Besides, nobody mentioned it, but you don't get that money forever: it's only there for a few years (a maximum of 4 in France iirc) to give you time to find another job without having to sell everything you own. And I believe it even goes down before that with time. After that period you're totally on your own. Finally you don't get any money if you just quit your job or get fired for cause which makes it a bit harder to just decide to stop working and 'enjoy' the unemployment benefits.
No, I mentioned 5-6 MB/s out of a 50Mb/s theoretical max.... B=Byte, b=bit....
Geez, and this is a geek site...
Oh sure use inconsistent units and then blame it on others when they miss a case difference.

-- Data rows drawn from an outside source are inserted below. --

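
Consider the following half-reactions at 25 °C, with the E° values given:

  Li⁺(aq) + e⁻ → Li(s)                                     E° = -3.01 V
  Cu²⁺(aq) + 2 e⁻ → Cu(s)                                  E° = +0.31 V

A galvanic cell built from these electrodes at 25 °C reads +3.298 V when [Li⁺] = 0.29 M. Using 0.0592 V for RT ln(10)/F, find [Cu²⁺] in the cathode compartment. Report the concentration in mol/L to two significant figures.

Cu²⁺/Cu is the cathode, Li⁺/Li the anode: E°cell = +3.32 V, n = 2.
Overall reaction: Cu²⁺(aq) + 2 Li(s) → Cu(s) + 2 Li⁺(aq); Q = [Li⁺]^2/[Cu²⁺]^1.
From E = E° − (0.0592/n) log Q: log Q = (E° − E)·n/0.0592 = (+3.32 − (+3.298))·2/0.0592 = 0.7432.
So 1·log[Cu²⁺] = 2·log(0.29) − log Q = -1.0752 − (0.7432) = -1.8184; [Cu²⁺] = 10^(-1.8184) ≈ 0.015 M.

0.015 M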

unless you have to power a repeater on the long line ... of course "longer line" is different for fiber than cable, but still, it might be necessary.
When on land getting power for a repeater is no issue. The only place where it is tricky is for trans-oceanic cables but that has been solved decades ago. And in any case 'long lines' of any sort certainly don't use Power Over Ethernet!
The issue isn't too many customers on the same COAX, but too many customers on the same node. If a Node has a 1gb fiber link and you have 100 customers, each with a 60mb connection, you're node is going to be overwhelmed. If you think changing the connection between the user and the node is going to make the connection from the node to ISP faster, I'd like to take what you're taking.
That really reminds me of all the discussions saying DSL was useless because already with 0.056Mbps modems the bottleneck was the connection between the local exchange and the ISP. Yet here I am maxing out my 12Mbps (>200x faster) ADSL connection anytime I want. I guess they must have upgraded the connection between the local exchange and the rest of the network. Why you think they will never do that again is beyond me.